To solve the problem, we need to analyze the function \( f'(x) = \log_{1/3}(\log_3(\sin x + a)) \) and determine the conditions under which \( f(x) \) is strictly decreasing for all real values of \( x \). ### Step-by-Step Solution: 1. **Understanding the Condition for Decreasing Function:** A function \( f(x) \) is strictly decreasing if its derivative \( f'(x) < 0 \) for all \( x \). 2. **Setting Up the Inequality:** We start with the given derivative: \[ f'(x) = \log_{1/3}(\log_3(\sin x + a)) \] For \( f(x) \) to be strictly decreasing, we need: \[ \log_{1/3}(\log_3(\sin x + a)) < 0 \] 3. **Using Properties of Logarithms:** The logarithm \( \log_{1/3}(y) < 0 \) implies that \( y < 1 \) because the base \( \frac{1}{3} < 1 \).
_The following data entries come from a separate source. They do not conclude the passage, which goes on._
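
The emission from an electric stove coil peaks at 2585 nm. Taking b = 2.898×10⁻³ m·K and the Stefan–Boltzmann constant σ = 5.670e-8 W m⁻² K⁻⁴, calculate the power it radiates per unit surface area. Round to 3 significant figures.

I ≈ 8.96×10⁴ W/m²

Wien's law: T = b/λ_max = 2.898×10⁻³/2.585×10⁻⁶ = 1121.08 K.
Then I = σT⁴ = 5.670×10⁻⁸×(1121.08)⁴ = 8.96×10⁴ W/m².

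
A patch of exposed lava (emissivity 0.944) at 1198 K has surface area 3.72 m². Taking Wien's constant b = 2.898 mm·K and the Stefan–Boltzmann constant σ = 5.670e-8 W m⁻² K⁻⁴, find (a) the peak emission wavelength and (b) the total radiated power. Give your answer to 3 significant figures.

(a) λ_max = b/T = 2.898×10⁻³/1198 = 2.419×10⁻⁶ m = 2.42 μm.
Area A = 3.72 m².
(b) P = εσAT⁴ = 0.944×5.670×10⁻⁸×3.72×(1198)⁴ = 4.10×10⁵ W.

λ_max ≈ 2.42 μm; P ≈ 4.10×10⁵ W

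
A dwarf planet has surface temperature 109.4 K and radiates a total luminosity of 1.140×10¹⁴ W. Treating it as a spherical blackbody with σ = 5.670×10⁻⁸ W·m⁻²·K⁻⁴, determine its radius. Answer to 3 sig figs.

L = 4πR²σT⁴ ⇒ R = √(L/(4πσT⁴)).
σT⁴ = 8.12180 W/m², so R = √(1.140×10¹⁴/(4π×8.12180)) = 1.06×10⁶ m.

R ≈ 1.06×10⁶ m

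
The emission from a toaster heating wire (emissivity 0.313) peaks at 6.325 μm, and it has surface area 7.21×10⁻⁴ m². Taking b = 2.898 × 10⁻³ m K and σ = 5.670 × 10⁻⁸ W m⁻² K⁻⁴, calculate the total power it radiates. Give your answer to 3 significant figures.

P ≈ 0.564 W

Wien's law: T = b/λ_max = 2.898×10⁻³/6.325×10⁻⁶ = 458.182 K.
Area A = 7.21×10⁻⁴ m².
Then P = εσAT⁴ = 0.313×5.670×10⁻⁸×7.21×10⁻⁴×(458.182)⁴ = 0.564 W.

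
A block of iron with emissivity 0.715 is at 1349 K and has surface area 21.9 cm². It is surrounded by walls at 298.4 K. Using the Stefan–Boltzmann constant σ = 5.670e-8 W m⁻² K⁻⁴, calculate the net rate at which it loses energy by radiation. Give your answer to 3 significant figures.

Area A = 21.9 cm² = 2.19×10⁻³ m².
Net radiated power P_net = εσA(T⁴ − T₀⁴) = 0.715×5.670×10⁻⁸×2.19×10⁻³×(1349⁴ − 298.4⁴).
T⁴ − T₀⁴ = 3.31168×10¹² − 7.92858×10⁹ = 3.30375×10¹² K⁴, so P_net = 293 W.

Net loss ≈ 293 W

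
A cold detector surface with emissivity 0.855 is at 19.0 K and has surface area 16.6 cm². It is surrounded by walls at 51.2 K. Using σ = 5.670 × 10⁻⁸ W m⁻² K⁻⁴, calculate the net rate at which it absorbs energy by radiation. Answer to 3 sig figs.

Net gain ≈ 5.43×10⁻⁴ W

Area A = 16.6 cm² = 1.66×10⁻³ m².
Net radiated power P_net = εσA(T⁴ − T₀⁴) = 0.855×5.670×10⁻⁸×1.66×10⁻³×(19.0⁴ − 51.2⁴).
T⁴ − T₀⁴ = 1.30321×10⁵ − 6.87195×10⁶ = -6.74163×10⁶ K⁴, so P_net = -5.43×10⁻⁴ W — negative, meaning a net gain of 5.43×10⁻⁴ W.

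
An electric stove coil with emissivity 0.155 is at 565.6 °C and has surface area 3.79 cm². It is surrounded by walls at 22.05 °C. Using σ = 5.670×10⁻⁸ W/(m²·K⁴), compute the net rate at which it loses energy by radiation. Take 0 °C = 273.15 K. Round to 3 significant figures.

Net loss ≈ 1.62 W

T = 565.6 °C + 273.15 = 838.75 K.
Surroundings: T = 22.05 °C + 273.15 = 295.20 K.
Area A = 3.79 cm² = 3.79×10⁻⁴ m².
Net radiated power P_net = εσA(T⁴ − T₀⁴) = 0.155×5.670×10⁻⁸×3.79×10⁻⁴×(838.75⁴ − 295.20⁴).
T⁴ − T₀⁴ = 4.94914×10¹¹ − 7.59391×10⁹ = 4.87320×10¹¹ K⁴, so P_net = 1.62 W.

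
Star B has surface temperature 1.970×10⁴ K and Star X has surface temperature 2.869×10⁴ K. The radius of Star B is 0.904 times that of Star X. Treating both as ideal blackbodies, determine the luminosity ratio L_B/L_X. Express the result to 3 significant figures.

L ∝ R²T⁴, so L_B/L_X = (R_B/R_X)²(T_B/T_X)⁴ = (0.904)² × (1.970×10⁴/2.869×10⁴)⁴ = 0.817216 × 0.222302 = 0.182.

L_B/L_X ≈ 0.182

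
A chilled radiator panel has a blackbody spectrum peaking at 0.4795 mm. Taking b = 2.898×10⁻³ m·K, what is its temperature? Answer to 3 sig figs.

Wien's law gives T = b/λ_max = (2.898×10⁻³ m·K)/(4.795×10⁻⁴ m) = 6.04 K.

T ≈ 6.04 K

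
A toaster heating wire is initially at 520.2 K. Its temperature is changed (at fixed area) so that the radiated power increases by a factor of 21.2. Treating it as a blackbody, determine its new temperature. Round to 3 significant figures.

P ∝ T⁴, so T₂/T₁ = (P₂/P₁)^(1/4) = (21.2)^(1/4) = 2.14577.
T₂ = 520.2 × 2.14577 = 1.12×10³ K.

T₂ ≈ 1.12×10³ K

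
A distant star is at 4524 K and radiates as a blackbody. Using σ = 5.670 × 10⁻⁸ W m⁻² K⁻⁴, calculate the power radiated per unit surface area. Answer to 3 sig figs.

I ≈ 2.38×10⁷ W/m²

Stefan–Boltzmann: I = σT⁴ = 5.670×10⁻⁸ × (4524)⁴ = 2.38×10⁷ W/m².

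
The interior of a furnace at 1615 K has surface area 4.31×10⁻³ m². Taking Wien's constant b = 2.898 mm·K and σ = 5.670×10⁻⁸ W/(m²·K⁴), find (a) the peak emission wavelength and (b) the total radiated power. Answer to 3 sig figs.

λ_max ≈ 1.79 μm; P ≈ 1.66×10³ W

(a) λ_max = b/T = 2.898×10⁻³/1615 = 1.794×10⁻⁶ m = 1.79 μm.
Area A = 4.31×10⁻³ m².
(b) P = σAT⁴ = 5.670×10⁻⁸×4.31×10⁻³×(1615)⁴ = 1.66×10³ W.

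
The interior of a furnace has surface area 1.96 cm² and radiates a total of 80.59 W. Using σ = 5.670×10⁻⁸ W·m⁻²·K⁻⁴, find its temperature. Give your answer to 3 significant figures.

Area A = 1.96 cm² = 1.96×10⁻⁴ m².
P = σAT⁴ ⇒ T = (P/(σA))^(1/4) = (80.59/(5.670×10⁻⁸×1.96×10⁻⁴))^(1/4) = 1.64×10³ K.

T ≈ 1.64×10³ K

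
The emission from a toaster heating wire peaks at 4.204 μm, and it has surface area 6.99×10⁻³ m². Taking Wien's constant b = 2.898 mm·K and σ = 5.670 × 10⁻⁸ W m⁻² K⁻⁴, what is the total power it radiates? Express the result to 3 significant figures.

P ≈ 89.5 W

Wien's law: T = b/λ_max = 2.898×10⁻³/4.204×10⁻⁶ = 689.343 K.
Area A = 6.99×10⁻³ m².
Then P = σAT⁴ = 5.670×10⁻⁸×6.99×10⁻³×(689.343)⁴ = 89.5 W.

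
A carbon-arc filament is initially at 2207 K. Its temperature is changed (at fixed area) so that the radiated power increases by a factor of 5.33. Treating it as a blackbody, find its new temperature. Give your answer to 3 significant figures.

P ∝ T⁴, so T₂/T₁ = (P₂/P₁)^(1/4) = (5.33)^(1/4) = 1.51943.
T₂ = 2207 × 1.51943 = 3.35×10³ K.

T₂ ≈ 3.35×10³ K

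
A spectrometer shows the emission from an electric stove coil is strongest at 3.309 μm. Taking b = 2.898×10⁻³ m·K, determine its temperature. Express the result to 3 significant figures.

Wien's law gives T = b/λ_max = (2.898×10⁻³ m·K)/(3.309×10⁻⁶ m) = 876 K.

T ≈ 876 K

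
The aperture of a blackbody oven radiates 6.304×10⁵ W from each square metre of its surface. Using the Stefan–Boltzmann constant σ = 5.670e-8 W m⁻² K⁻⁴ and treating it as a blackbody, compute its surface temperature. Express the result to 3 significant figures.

I = σT⁴, so T = (I/σ)^(1/4) = (6.304×10⁵/(5.670×10⁻⁸))^(1/4) = 1.83×10³ K.

T ≈ 1.83×10³ K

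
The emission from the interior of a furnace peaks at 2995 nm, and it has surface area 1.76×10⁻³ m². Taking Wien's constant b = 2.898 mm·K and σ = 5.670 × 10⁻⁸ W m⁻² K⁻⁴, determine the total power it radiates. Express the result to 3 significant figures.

Wien's law: T = b/λ_max = 2.898×10⁻³/2.995×10⁻⁶ = 967.613 K.
Area A = 1.76×10⁻³ m².
Then P = σAT⁴ = 5.670×10⁻⁸×1.76×10⁻³×(967.613)⁴ = 87.5 W.

P ≈ 87.5 W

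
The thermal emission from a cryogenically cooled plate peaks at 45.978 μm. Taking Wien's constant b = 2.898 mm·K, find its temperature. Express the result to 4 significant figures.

Wien's law gives T = b/λ_max = (2.898×10⁻³ m·K)/(4.5978×10⁻⁵ m) = 63.03 K.

T ≈ 63.03 K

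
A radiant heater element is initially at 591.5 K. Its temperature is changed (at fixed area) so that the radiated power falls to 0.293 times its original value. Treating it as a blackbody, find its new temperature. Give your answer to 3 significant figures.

T₂ ≈ 435 K

P ∝ T⁴, so T₂/T₁ = (P₂/P₁)^(1/4) = (0.293)^(1/4) = 0.735727.
T₂ = 591.5 × 0.735727 = 435 K.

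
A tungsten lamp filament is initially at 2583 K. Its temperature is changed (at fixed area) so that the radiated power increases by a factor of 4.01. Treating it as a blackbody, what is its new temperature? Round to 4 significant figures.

P ∝ T⁴, so T₂/T₁ = (P₂/P₁)^(1/4) = (4.01)^(1/4) = 1.41510.
T₂ = 2583 × 1.41510 = 3655 K.

T₂ ≈ 3655 K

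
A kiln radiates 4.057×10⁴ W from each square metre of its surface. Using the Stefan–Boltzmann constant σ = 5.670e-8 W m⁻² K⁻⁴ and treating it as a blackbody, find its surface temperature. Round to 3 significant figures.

T ≈ 920 K

I = σT⁴, so T = (I/σ)^(1/4) = (4.057×10⁴/(5.670×10⁻⁸))^(1/4) = 920 K.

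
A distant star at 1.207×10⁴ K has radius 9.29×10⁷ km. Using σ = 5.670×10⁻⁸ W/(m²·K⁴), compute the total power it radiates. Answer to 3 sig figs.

P ≈ 1.31×10³² W

Surface area A = 4πR² = 4π(9.29×10¹⁰ m)² = 1.08453×10²³ m².
P = σAT⁴ = 5.670×10⁻⁸ × 1.08453×10²³ × (1.207×10⁴)⁴ = 1.31×10³² W.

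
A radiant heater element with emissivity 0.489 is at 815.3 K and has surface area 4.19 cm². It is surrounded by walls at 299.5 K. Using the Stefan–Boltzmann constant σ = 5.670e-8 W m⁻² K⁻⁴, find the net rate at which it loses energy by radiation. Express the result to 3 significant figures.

Area A = 4.19 cm² = 4.19×10⁻⁴ m².
Net radiated power P_net = εσA(T⁴ − T₀⁴) = 0.489×5.670×10⁻⁸×4.19×10⁻⁴×(815.3⁴ − 299.5⁴).
T⁴ − T₀⁴ = 4.41845×10¹¹ − 8.04613×10⁹ = 4.33799×10¹¹ K⁴, so P_net = 5.04 W.

Net loss ≈ 5.04 W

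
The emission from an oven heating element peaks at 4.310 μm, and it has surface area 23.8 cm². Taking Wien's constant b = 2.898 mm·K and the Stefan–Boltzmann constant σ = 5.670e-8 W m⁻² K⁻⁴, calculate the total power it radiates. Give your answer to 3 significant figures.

P ≈ 27.6 W

Wien's law: T = b/λ_max = 2.898×10⁻³/4.310×10⁻⁶ = 672.390 K.
Area A = 23.8 cm² = 2.38×10⁻³ m².
Then P = σAT⁴ = 5.670×10⁻⁸×2.38×10⁻³×(672.390)⁴ = 27.6 W.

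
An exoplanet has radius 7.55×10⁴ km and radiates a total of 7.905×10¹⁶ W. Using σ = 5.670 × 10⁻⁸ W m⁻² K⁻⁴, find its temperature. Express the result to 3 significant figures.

Surface area A = 4πR² = 4π(7.55×10⁷ m)² = 7.16315×10¹⁶ m².
P = σAT⁴ ⇒ T = (P/(σA))^(1/4) = (7.905×10¹⁶/(5.670×10⁻⁸×7.16315×10¹⁶))^(1/4) = 66.4 K.

T ≈ 66.4 K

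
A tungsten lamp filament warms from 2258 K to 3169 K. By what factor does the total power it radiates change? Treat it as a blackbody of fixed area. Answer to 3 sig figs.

P₂/P₁ ≈ 3.88

P ∝ T⁴, so P₂/P₁ = (T₂/T₁)⁴ = (3169/2258)⁴ = (1.40345)⁴ = 3.88.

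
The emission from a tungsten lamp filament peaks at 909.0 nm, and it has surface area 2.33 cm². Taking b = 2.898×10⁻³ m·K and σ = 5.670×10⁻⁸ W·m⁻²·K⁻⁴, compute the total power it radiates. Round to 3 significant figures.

Wien's law: T = b/λ_max = 2.898×10⁻³/9.090×10⁻⁷ = 3188.12 K.
Area A = 2.33 cm² = 2.33×10⁻⁴ m².
Then P = σAT⁴ = 5.670×10⁻⁸×2.33×10⁻⁴×(3188.12)⁴ = 1.36×10³ W.

P ≈ 1.36×10³ W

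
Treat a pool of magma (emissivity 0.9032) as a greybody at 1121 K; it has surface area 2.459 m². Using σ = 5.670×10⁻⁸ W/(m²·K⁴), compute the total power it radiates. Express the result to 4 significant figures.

P ≈ 1.989×10⁵ W

Area A = 2.459 m².
P = εσAT⁴ = 0.9032 × 5.670×10⁻⁸ × 2.459 × (1121)⁴ = 1.989×10⁵ W.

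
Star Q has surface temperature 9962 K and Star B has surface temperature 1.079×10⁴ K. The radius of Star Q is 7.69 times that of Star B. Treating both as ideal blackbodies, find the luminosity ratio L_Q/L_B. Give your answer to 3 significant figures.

L_Q/L_B ≈ 43.0

L ∝ R²T⁴, so L_Q/L_B = (R_Q/R_B)²(T_Q/T_B)⁴ = (7.69)² × (9962/1.079×10⁴)⁴ = 59.1361 × 0.726608 = 43.0.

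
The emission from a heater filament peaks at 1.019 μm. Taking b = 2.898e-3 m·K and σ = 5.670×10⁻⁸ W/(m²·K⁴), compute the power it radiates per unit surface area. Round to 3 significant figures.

I ≈ 3.71×10⁶ W/m²

Wien's law: T = b/λ_max = 2.898×10⁻³/1.019×10⁻⁶ = 2843.96 K.
Then I = σT⁴ = 5.670×10⁻⁸×(2843.96)⁴ = 3.71×10⁶ W/m².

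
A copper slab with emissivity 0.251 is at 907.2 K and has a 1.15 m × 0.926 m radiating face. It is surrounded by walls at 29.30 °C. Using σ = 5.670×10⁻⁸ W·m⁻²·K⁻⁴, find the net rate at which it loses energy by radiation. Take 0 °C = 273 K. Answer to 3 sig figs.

Surroundings: T = 29.30 °C + 273 = 302.30 K.
Area A = 1.15 × 0.926 = 1.0649 m².
Net radiated power P_net = εσA(T⁴ − T₀⁴) = 0.251×5.670×10⁻⁸×1.0649×(907.2⁴ − 302.30⁴).
T⁴ − T₀⁴ = 6.77348×10¹¹ − 8.35127×10⁹ = 6.68997×10¹¹ K⁴, so P_net = 1.01×10⁴ W.

Net loss ≈ 1.01×10⁴ W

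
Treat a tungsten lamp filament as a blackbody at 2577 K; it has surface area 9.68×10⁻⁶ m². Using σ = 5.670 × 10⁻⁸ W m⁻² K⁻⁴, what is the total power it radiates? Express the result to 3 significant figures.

P ≈ 24.2 W

Area A = 9.68×10⁻⁶ m².
P = σAT⁴ = 5.670×10⁻⁸ × 9.68×10⁻⁶ × (2577)⁴ = 24.2 W.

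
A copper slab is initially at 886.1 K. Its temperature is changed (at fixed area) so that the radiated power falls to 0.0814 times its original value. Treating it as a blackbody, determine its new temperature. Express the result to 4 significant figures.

T₂ ≈ 473.3 K

P ∝ T⁴, so T₂/T₁ = (P₂/P₁)^(1/4) = (0.0814)^(1/4) = 0.534141.
T₂ = 886.1 × 0.534141 = 473.3 K.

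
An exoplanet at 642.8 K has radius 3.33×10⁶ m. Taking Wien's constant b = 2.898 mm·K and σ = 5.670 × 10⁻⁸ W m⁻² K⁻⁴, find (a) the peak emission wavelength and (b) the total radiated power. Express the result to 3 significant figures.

λ_max ≈ 4.51 μm; P ≈ 1.35×10¹⁸ W

(a) λ_max = b/T = 2.898×10⁻³/642.8 = 4.508×10⁻⁶ m = 4.51 μm.
Surface area A = 4πR² = 4π(3.33×10⁶ m)² = 1.39347×10¹⁴ m².
(b) P = σAT⁴ = 5.670×10⁻⁸×1.39347×10¹⁴×(642.8)⁴ = 1.35×10¹⁸ W.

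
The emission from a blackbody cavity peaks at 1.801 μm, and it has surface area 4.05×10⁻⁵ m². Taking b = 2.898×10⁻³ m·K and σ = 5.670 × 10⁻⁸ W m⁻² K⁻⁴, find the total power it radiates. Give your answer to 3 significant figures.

Wien's law: T = b/λ_max = 2.898×10⁻³/1.801×10⁻⁶ = 1609.11 K.
Area A = 4.05×10⁻⁵ m².
Then P = σAT⁴ = 5.670×10⁻⁸×4.05×10⁻⁵×(1609.11)⁴ = 15.4 W.

P ≈ 15.4 W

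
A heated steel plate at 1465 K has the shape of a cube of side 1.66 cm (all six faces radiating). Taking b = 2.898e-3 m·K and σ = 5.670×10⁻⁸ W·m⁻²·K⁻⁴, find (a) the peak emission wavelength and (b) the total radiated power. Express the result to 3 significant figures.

λ_max ≈ 1.98 μm; P ≈ 432 W

(a) λ_max = b/T = 2.898×10⁻³/1465 = 1.978×10⁻⁶ m = 1.98 μm.
Area A = 6s² = 6×(0.0166 m)² = 1.65336×10⁻³ m².
(b) P = σAT⁴ = 5.670×10⁻⁸×1.65336×10⁻³×(1465)⁴ = 432 W.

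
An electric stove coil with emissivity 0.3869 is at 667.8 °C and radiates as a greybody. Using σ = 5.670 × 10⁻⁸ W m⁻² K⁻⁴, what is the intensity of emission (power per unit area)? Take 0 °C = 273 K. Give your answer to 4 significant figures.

T = 667.8 °C + 273 = 940.8 K.
Stefan–Boltzmann: I = εσT⁴ = 0.3869 × 5.670×10⁻⁸ × (940.8)⁴ = 1.719×10⁴ W/m².

I ≈ 1.719×10⁴ W/m²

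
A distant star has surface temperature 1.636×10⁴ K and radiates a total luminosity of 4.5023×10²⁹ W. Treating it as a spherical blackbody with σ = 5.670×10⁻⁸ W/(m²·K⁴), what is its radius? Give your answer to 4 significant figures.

R ≈ 2.970×10⁹ m

L = 4πR²σT⁴ ⇒ R = √(L/(4πσT⁴)).
σT⁴ = 4.06178×10⁹ W/m², so R = √(4.5023×10²⁹/(4π×4.06178×10⁹)) = 2.970×10⁹ m.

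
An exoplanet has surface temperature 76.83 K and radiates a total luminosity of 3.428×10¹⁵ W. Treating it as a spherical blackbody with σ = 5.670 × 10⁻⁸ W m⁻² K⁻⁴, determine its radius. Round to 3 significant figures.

L = 4πR²σT⁴ ⇒ R = √(L/(4πσT⁴)).
σT⁴ = 1.97563 W/m², so R = √(3.428×10¹⁵/(4π×1.97563)) = 1.18×10⁷ m.

R ≈ 1.18×10⁷ m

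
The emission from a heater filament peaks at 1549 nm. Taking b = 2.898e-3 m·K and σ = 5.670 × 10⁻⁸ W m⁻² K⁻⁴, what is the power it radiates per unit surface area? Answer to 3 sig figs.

I ≈ 6.95×10⁵ W/m²

Wien's law: T = b/λ_max = 2.898×10⁻³/1.549×10⁻⁶ = 1870.88 K.
Then I = σT⁴ = 5.670×10⁻⁸×(1870.88)⁴ = 6.95×10⁵ W/m².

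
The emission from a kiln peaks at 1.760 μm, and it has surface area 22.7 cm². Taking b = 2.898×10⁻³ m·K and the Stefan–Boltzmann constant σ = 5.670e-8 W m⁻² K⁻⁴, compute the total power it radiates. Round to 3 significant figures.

Wien's law: T = b/λ_max = 2.898×10⁻³/1.760×10⁻⁶ = 1646.59 K.
Area A = 22.7 cm² = 2.27×10⁻³ m².
Then P = σAT⁴ = 5.670×10⁻⁸×2.27×10⁻³×(1646.59)⁴ = 946 W.

P ≈ 946 W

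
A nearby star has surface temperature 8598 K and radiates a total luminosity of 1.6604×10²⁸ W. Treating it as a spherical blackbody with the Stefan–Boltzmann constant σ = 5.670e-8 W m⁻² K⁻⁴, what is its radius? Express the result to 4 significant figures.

L = 4πR²σT⁴ ⇒ R = √(L/(4πσT⁴)).
σT⁴ = 3.09865×10⁸ W/m², so R = √(1.6604×10²⁸/(4π×3.09865×10⁸)) = 2.065×10⁹ m.

R ≈ 2.065×10⁹ m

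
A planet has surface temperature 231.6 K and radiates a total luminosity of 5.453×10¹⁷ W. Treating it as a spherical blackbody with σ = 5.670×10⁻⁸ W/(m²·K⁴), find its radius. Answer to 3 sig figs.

R ≈ 1.63×10⁷ m

L = 4πR²σT⁴ ⇒ R = √(L/(4πσT⁴)).
σT⁴ = 163.131 W/m², so R = √(5.453×10¹⁷/(4π×163.131)) = 1.63×10⁷ m.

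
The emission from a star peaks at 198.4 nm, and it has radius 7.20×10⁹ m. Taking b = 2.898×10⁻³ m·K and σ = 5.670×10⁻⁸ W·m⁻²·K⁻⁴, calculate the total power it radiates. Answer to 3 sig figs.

Wien's law: T = b/λ_max = 2.898×10⁻³/1.984×10⁻⁷ = 14606.9 K.
Surface area A = 4πR² = 4π(7.20×10⁹ m)² = 6.51441×10²⁰ m².
Then P = σAT⁴ = 5.670×10⁻⁸×6.51441×10²⁰×(14606.9)⁴ = 1.68×10³⁰ W.

P ≈ 1.68×10³⁰ W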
Therefore, we have: \[ \log_3(\sin x + a) < 1 \] 4. **Exponentiating Both Sides:** To eliminate the logarithm, we exponentiate: \[ \sin x + a < 3^1 \] Simplifying gives: \[ \sin x + a < 3 \] Thus: \[ a < 3 - \sin x \] 5. **Finding the Range of \( \sin x \):** The function \( \sin x \) oscillates between -1 and 1. Therefore, we need to consider the maximum and minimum values of \( \sin x \): - When \( \sin x = 1 \): \[ a < 3 - 1 \implies a < 2 \] - When \( \sin x = -1 \): \[ a < 3 - (-1) \implies a < 4 \] 6. **Combining the Results:** Since \( a \) must satisfy both conditions, we take the more restrictive condition: \[ a < 2 \] 7. **Conclusion:** The complete set of values of \( a \) for which \( f(x) \) is strictly decreasing for all real values of \( x \) is: \[ a < 2 \] ### Final Answer: The complete set of values of \( a \) for which \( f(x) \) is strictly decreasing for all real values of \( x \) is \( a < 2 \).